Les conséquences néfastes de l’absence du procès-verbal de carence totale

Par Florence Drevet-Wolff, avocate associée.

Article écrit pour  LE JOURNAL DU MANAGEMENT JURIDIQUE – mars avril 2021

La situation sanitaire et économique actuelle conduit les employeurs à prendre des décisions qui ont un impact significatif vis-à-vis de leurs salariés. Ces décisions peuvent être dictées par des difficultés économiques (baisse croissante de l’activité et du chiffre d’affaires, maintien de la sauvegarde de la compétitivité de l’entreprise, …) ou bien au contraire viser à motiver les salariés qui restent sur le pont (les piscinistes et les marchands de vélos ne connaissant pas la crise, …).

Or, ces prises de décisions ne seront licites que si l’employeur a respecté ses obligations en matière de représentation du personnel. En d’autres termes, il doit avoir mis en œuvre les élections professionnelles et si à l’issue du processus électoral, aucun salarié n’est élu, il doit établir un procès-verbal (PV) de carence totale.

En réalité, la plupart des employeurs ne mesurent pas les conséquences néfastes du non-respect de cette obligation et/ou des diligences visées ci-dessus. Ainsi, l’employeur :

Encourt des sanctions pénales sévères. En effet, les peines d’emprisonnement, qui ont été supprimées en matière de délit d’entrave, ont été maintenues en cas d’inexistence du PV de carence. Ce manquement demeure donc passible d’une peine d’emprisonnement ainsi que d’une amende de 7 500 €. Même si cette peine d’emprisonnement n’est que rarement retenue, rappelons que l’amende est une sanction personnelle : c’est la personne physique « l’employeur » qui en assume personnellement le coût, le paiement par l’entreprise étant constitutif d’un abus de biens sociaux.

Verra ses décisions déclarées irrégulières :
En matière de licenciement pour motif économique : L’absence de PV rend le licenciement (individuel ou collectif) irrégulier. Le salarié peut prétendre à une indemnité minimale d’un mois de salaire et ce sans avoir à justifier du moindre préjudice en sus des indemnités déjà perçues. La dénonciation d’un usage sera inopposable aux salariés et l’employeur devra continuer à assumer l’avantage octroyé (s’il s’agit d’un avantage financier, l’ensemble des salariés concernés pourra prétendre à un rappel de salaire sur 3 ans).

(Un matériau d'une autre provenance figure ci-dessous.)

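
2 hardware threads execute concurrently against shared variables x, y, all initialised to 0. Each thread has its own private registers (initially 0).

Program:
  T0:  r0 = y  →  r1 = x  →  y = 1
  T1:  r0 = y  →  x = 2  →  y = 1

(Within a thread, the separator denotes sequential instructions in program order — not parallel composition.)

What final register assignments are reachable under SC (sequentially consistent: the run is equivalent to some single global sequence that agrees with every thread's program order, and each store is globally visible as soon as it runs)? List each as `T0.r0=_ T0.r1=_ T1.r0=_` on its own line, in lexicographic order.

T0.r0=0 T0.r1=0 T1.r0=0
T0.r0=0 T0.r1=0 T1.r0=1
T0.r0=0 T0.r1=2 T1.r0=0
T0.r0=1 T0.r1=2 T1.r0=0

outcome vector order: (T0.r0,T0.r1,T1.r0)
|SC outcomes| = 4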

Par ailleurs, tout document soumis à consultation préalable telle que la charte « télétravail », le règlement intérieur, ne pourra être imposé/opposé aux salariés. L’accord d’intéressement mis en place sans la production du PV entraîne la perte des exonérations sociales liées à ce type d’accord. Une telle situation n’est pas neutre alors même que le gouvernement encourage les entreprises à accorder une prime pour le pouvoir d’achat majorée si elles ont conclu au préalable un accord d’intéressement. Le licenciement du salarié déclaré inapte est abusif et celui-ci peut prétendre à des dommages et intérêts en sus des indemnités déjà versées.

De même, l’employeur devra verser systématiquement des dommages et intérêts pour préjudice subi du fait de l’absence d’organisation des élections professionnelles pour tout licenciement pour motif personnel, même fondé. Ainsi, même si la Cour de cassation a développé le principe selon lequel le salarié qui prétend avoir subi un préjudice (ex : clause de non-concurrence nulle) doit rapporter la preuve de la réalité de celui-ci pour prétendre à une indemnisation, elle persiste à considérer qu’en matière de représentation du personnel irrégulière, l’employeur commet une faute qui cause nécessairement un préjudice indemnisable aux salariés.

De surcroit, l’employeur sera dans l’impossibilité de conclure un accord avec un salarié mandaté dans les entreprises d’au moins 50 salariés. Pour mémoire : dans ces entreprises, il est possible, en l’absence de CSE de conclure des accords collectifs avec un ou plusieurs salariés mandatés. Cependant, l’absence du PV anéantit cette faculté, notamment en matière d‘Accord de performance qui ne peut être instauré que par la négociation collective.

En revanche, dans les entreprises de 11 à 49 salariés, il reste possible de négocier avec des salariés mandatés, et ce même en l’absence du PV du carence. Par ailleurs, l’employeur sera dans l’obligation de mettre en œuvre des élections sur simple demande d’un syndicat ou d’un salarié dans un délai d’un mois contrairement à 6 mois s’il est en possession et en mesure de présenter le PV de carence des dernières élections professionnelles.

En conséquence, en ces temps particuliers, il appartient aux employeurs d’être vigilants eu égard aux règles en matière de représentation du personnel afin d’éviter une remise en cause automatique de leur gestion d’entreprise, lourde de conséquences financières et humaines.